I remember reviewing “Especially for You” by The Smithereens (liked it) and “Louder Than Bombs” by The Smiths, 1987 (loved it). I really enjoyed an untraditional campus performance of “The Importance of Being Oscar.” An acerbic review of a Neil Simon play got me uninvited to a friend’s soccer match for fear I would judge him as harshly.
In retrospect, I realize that I didn’t have sufficient mind-share for the job I held. I was fiercely concentrated on my studies, my living expenses and my boyfriend, in roughly that order. My inattention to The Retriever even got me suspended for a week, deservedly.

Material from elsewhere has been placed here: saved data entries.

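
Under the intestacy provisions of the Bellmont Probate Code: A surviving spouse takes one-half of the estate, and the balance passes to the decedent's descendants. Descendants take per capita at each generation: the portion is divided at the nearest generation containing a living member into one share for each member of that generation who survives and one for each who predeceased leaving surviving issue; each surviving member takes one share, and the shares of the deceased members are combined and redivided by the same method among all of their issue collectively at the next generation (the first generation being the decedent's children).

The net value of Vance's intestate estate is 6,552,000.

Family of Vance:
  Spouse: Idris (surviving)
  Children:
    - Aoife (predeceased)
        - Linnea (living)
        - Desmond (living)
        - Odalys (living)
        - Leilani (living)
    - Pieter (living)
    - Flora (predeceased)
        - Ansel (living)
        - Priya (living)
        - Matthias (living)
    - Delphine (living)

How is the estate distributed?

Idris: 3,276,000; Linnea: 234,000; Desmond: 234,000; Odalys: 234,000; Leilani: 234,000; Pieter: 819,000; Ansel: 234,000; Priya: 234,000; Matthias: 234,000; Delphine: 819,000

Idris takes one-half of 6,552,000 = 3,276,000. The remaining 3,276,000 passes to the descendants.
The descendants' portion (3,276,000) is divided at the children's generation into 4 shares of 819,000. Pieter and Delphine each take 819,000. The 2 shares of the deceased (Aoife and Flora) are combined into a pool of 1,638,000.
That pool (1,638,000) is divided at the grandchildren's generation equally among Linnea, Desmond, Odalys, Leilani, Ansel, Priya, and Matthias: 234,000 each.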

During my senior year, 1986-1987, I even blew what could have been a really impactful story. A friend got a job at the local Holiday Spa and told me that their membership practices were racially discriminatory and she had proof – the pre-printed enrollment forms had a code employees could circle to indicate that an applicant was African-American. Those applicants were then either charged higher rates or rejected for membership altogether.
But I wasn’t hard-nosed enough to take on the challenge of investigating. In 1988, a class action lawsuit was filed against Holiday Spas contending that the chain discouraged African-Americans from buying memberships at a majority of its clubs. Who knows whether or not I could have broken the story and if it would have had any impact if I had.
It took me a few more years to realize for certain I wasn’t cut out to be a reporter. In my first job out of college, I spent a year at The Daily Record as a copy editor and then reporter, surrounded by true professionals who lived for the scoop and relished tackling controversial topics. On my last assignment, I interviewed a man whose business had just gone bankrupt; I knew I would never be a journalist.
After I switched to marketing, I spent 23 years at The Baltimore Sun. I finally found a way to be a part of the news business I loved.